「横尾忠則の緊急事態宣言」、新型コロナで創作活動も一変した美術家の提案とは?
新型コロナは我々の生活を一変させたが、芸術家の創作活動にも大きな影響を与えている。美術家の横尾忠則もそのひとりだ。「横尾忠則現代美術館」(神戸市灘区)で開催中の展覧会『横尾忠則の緊急事態宣言』では、その様子が興味深く表現されている。
本展では、危機的状況を描いた横尾作品が紹介される。たとえば《ライオンと緑の月》(1996年)という作品。ルソーの名作《眠りジプシー女》を下敷きにしたものだ。

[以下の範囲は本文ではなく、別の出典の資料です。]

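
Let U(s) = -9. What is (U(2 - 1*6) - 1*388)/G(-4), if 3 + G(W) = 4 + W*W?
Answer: -397/17 ≈ -23.353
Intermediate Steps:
G(W) = 1 + W² (G(W) = -3 + (4 + W*W) = -3 + (4 + W²) = 1 + W²)
(U(2 - 1*6) - 1*388)/G(-4) = (-9 - 1*388)/(1 + (-4)²) = (-9 - 388)/(1 + 16) = -397/17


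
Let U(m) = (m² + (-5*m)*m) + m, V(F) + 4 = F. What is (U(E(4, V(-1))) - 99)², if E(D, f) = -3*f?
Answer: 968256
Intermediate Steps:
V(F) = -4 + F
U(m) = m - 4*m² (U(m) = (m² - 5*m²) + m = -4*m² + m = m - 4*m²)
(U(E(4, V(-1))) - 99)² = ((-3*(-4 - 1))*(1 - (-12)*(-4 - 1)) - 99)² = ((-3*(-5))*(1 - (-12)*(-5)) - 99)² = (15*(1 - 4*15) - 99)² = (15*(1 - 60) - 99)² = (15*(-59) - 99)² = (-885 - 99)² = (-984)² = 968256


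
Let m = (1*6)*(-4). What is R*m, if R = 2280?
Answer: -54720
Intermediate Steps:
m = -24 (m = 6*(-4) = -24)
R*m = 2280*(-24) = -54720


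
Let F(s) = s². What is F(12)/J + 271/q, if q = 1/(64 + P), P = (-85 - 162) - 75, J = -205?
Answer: -14333334/205 ≈ -69919.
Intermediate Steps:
P = -322 (P = -247 - 75 = -322)
q = -1/258 (q = 1/(64 - 322) = 1/(-258) = -1/258 ≈ -0.0038760)
F(12)/J + 271/q = 12²/(-205) + 271/(-1/258) = 144*(-1/205) + 271*(-258) = -144/205 - 69918 = -14333334/205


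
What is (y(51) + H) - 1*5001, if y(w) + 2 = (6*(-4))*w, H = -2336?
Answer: -8563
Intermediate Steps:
y(w) = -2 - 24*w (y(w) = -2 + (6*(-4))*w = -2 - 24*w)
(y(51) + H) - 1*5001 = ((-2 - 24*51) - 2336) - 1*5001 = ((-2 - 1224) - 2336) - 5001 = (-1226 - 2336) - 5001 = -3562 - 5001 = -8563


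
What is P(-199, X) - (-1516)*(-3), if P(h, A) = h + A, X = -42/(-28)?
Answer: -9491/2 ≈ -4745.5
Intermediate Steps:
X = 3/2 (X = -42*(-1/28) = 3/2 ≈ 1.5000)
P(h, A) = A + h
P(-199, X) - (-1516)*(-3) = (3/2 - 199) - (-1516)*(-3) = -395/2 - 1*4548 = -395/2 - 4548 = -9491/2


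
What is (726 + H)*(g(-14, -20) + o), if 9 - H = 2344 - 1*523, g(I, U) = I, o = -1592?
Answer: 1744116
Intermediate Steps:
H = -1812 (H = 9 - (2344 - 1*523) = 9 - (2344 - 523) = 9 - 1*1821 = 9 - 1821 = -1812)
(726 + H)*(g(-14, -20) + o) = (726 - 1812)*(-14 - 1592) = -1086*(-1606) = 1744116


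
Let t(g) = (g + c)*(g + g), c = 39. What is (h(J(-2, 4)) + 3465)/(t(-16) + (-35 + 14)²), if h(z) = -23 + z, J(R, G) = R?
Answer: -688/59 ≈ -11.661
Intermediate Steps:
t(g) = 2*g*(39 + g) (t(g) = (g + 39)*(g + g) = (39 + g)*(2*g) = 2*g*(39 + g))
(h(J(-2, 4)) + 3465)/(t(-16) + (-35 + 14)²) = ((-23 - 2) + 3465)/(2*(-16)*(39 - 16) + (-35 + 14)²) = (-25 + 3465)/(2*(-16)*23 + (-21)²) = 3440/(-736 + 441) = 3440/(-295) = 3440*(-1/295) = -688/59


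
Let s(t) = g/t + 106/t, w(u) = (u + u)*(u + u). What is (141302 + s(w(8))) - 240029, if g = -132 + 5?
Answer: -25274133/256 ≈ -98727.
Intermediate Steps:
g = -127
w(u) = 4*u**2 (w(u) = (2*u)*(2*u) = 4*u**2)
s(t) = -21/t (s(t) = -127/t + 106/t = -21/t)
(141302 + s(w(8))) - 240029 = (141302 - 21/(4*8**2)) - 240029 = (141302 - 21/(4*64)) - 240029 = (141302 - 21/256) - 240029 = 36173291/256 - 240029 = -25274133/256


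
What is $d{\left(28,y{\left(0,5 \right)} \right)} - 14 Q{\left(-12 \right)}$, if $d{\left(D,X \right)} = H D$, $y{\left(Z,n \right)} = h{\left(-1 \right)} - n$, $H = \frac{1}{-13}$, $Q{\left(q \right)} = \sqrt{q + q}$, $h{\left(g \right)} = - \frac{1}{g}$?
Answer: $- \frac{28}{13} - 28 i \sqrt{6} \approx -2.1538 - 68.586 i$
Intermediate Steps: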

原作では眠るジプシー女の傍らにライオンが寄り添っているが、横尾はライオンがジプシー女を襲う様子を別のアングルから描いた。
また《Devil Man》(1996年)は永井豪の名作漫画「デビルマン」を引用している。新型コロナで人々の心が疑心暗鬼になった状況を「まるでデビルマンの世界」と言ったユーチューバーがいたが、今の時期に同作を見るのはきわめてタイムリーだ。
ほかには、湾岸戦争を扱った《時代の肖像》(1991年)、スーツ姿の3人の男性が危機的状況に巻き込まれる様子を描いた「凶事シリーズ」などの作品が出展。また現在、ウェブ上で発表されている作品《With Corona》を展示各所に散りばめるようなインスタレーションも展開される。これはさまざまなビジュアルにマスクや口腔のイメージをコラージュした作品だ。
横尾忠則が危機的状況をどのように捉え、表現したのかを新旧作品で読み解く興味深い企画だ。期間は12月20日まで、料金は一般700円。